If progress on implementing Epic is already in the works, it may serve the organization best to continue as planned, albeit on perhaps a stretched timeline to accommodate expected delays. However, kicking off new healthcare IT initiatives during COVID-19 might be very challenging. Administrators and the project team need to consider the expected benefits or ROIs of the efforts, and decide if they’re feasible in the current climate. In some cases, they may be even more critical and therefore absolutely worth pressing through organizational challenges. This is a decision that should be led with transparency and a firm grasp of what’s viable at the moment, realizing that progress is still possible with some creativity and patience.
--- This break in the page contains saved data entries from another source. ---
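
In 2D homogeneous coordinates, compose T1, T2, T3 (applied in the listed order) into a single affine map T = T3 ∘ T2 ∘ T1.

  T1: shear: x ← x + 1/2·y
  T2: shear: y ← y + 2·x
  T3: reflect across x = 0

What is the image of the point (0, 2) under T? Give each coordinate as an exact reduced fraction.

T1 shear: x ← x + 1/2·y: (0, 2) → (1, 2)
T2 shear: y ← y + 2·x: (1, 2) → (1, 4)
T3 reflect across x = 0: (1, 4) → (-1, 4)

T(p) = (-1, 4)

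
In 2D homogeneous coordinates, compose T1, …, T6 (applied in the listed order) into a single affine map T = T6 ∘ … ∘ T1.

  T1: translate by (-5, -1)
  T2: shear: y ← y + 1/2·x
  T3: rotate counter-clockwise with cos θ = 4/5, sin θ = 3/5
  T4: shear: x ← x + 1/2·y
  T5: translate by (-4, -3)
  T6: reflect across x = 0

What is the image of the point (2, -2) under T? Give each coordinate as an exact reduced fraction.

T1 translate by (-5, -1): (2, -2) → (-3, -3)
T2 shear: y ← y + 1/2·x: (-3, -3) → (-3, -9/2)
T3 rotate counter-clockwise with cos θ = 4/5, sin θ = 3/5: (-3, -9/2) → (3/10, -27/5)
T4 shear: x ← x + 1/2·y: (3/10, -27/5) → (-12/5, -27/5)
T5 translate by (-4, -3): (-12/5, -27/5) → (-32/5, -42/5)
T6 reflect across x = 0: (-32/5, -42/5) → (32/5, -42/5)

T(p) = (32/5, -42/5)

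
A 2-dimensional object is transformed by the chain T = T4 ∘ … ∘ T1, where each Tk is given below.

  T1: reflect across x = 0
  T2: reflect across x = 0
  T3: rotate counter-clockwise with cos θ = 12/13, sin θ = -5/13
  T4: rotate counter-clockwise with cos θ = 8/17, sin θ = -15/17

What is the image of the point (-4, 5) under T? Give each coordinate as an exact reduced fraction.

T(p) = (1016/221, 985/221)

T1 reflect across x = 0: (-4, 5) → (4, 5)
T2 reflect across x = 0: (4, 5) → (-4, 5)
T3 rotate counter-clockwise with cos θ = 12/13, sin θ = -5/13: (-4, 5) → (-23/13, 80/13)
T4 rotate counter-clockwise with cos θ = 8/17, sin θ = -15/17: (-23/13, 80/13) → (1016/221, 985/221)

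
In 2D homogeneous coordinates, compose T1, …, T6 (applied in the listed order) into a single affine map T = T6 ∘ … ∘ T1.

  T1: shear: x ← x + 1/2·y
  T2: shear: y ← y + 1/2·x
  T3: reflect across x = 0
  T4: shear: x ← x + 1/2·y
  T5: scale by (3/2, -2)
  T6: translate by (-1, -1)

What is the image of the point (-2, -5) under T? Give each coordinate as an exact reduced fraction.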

#3 – EHR Implementation Budget
The reality is that spoken-for funds for health system initiatives are pretty vulnerable at this point. Unprecedented and unexpected needs are going to shift things around rapidly, and no initiative is really safe. Instead of balking at shifting budgets, it’s worth stepping back to get creative and consider what can be done on a microbudget. Is a forthcoming Epic optimization project going to make addressing patient volume and unique Coronavirus coding needs, for example, much more efficient? If so, make your case to health system administrators as a worthwhile investment sooner than later. Are there aspects of the implementation that can move forward — such as lengthy vendor development to support integrations or new standards — until other resources and funds are in a more stable place?
Again, acknowledging the reality of the current healthcare crisis, respecting the priority of certain line items on the budget, and coming to the table with innovative solutions for proceeding on Epic integration efforts with a modified plan may very well save the healthcare IT efforts and still provide value to those bravely on the frontlines.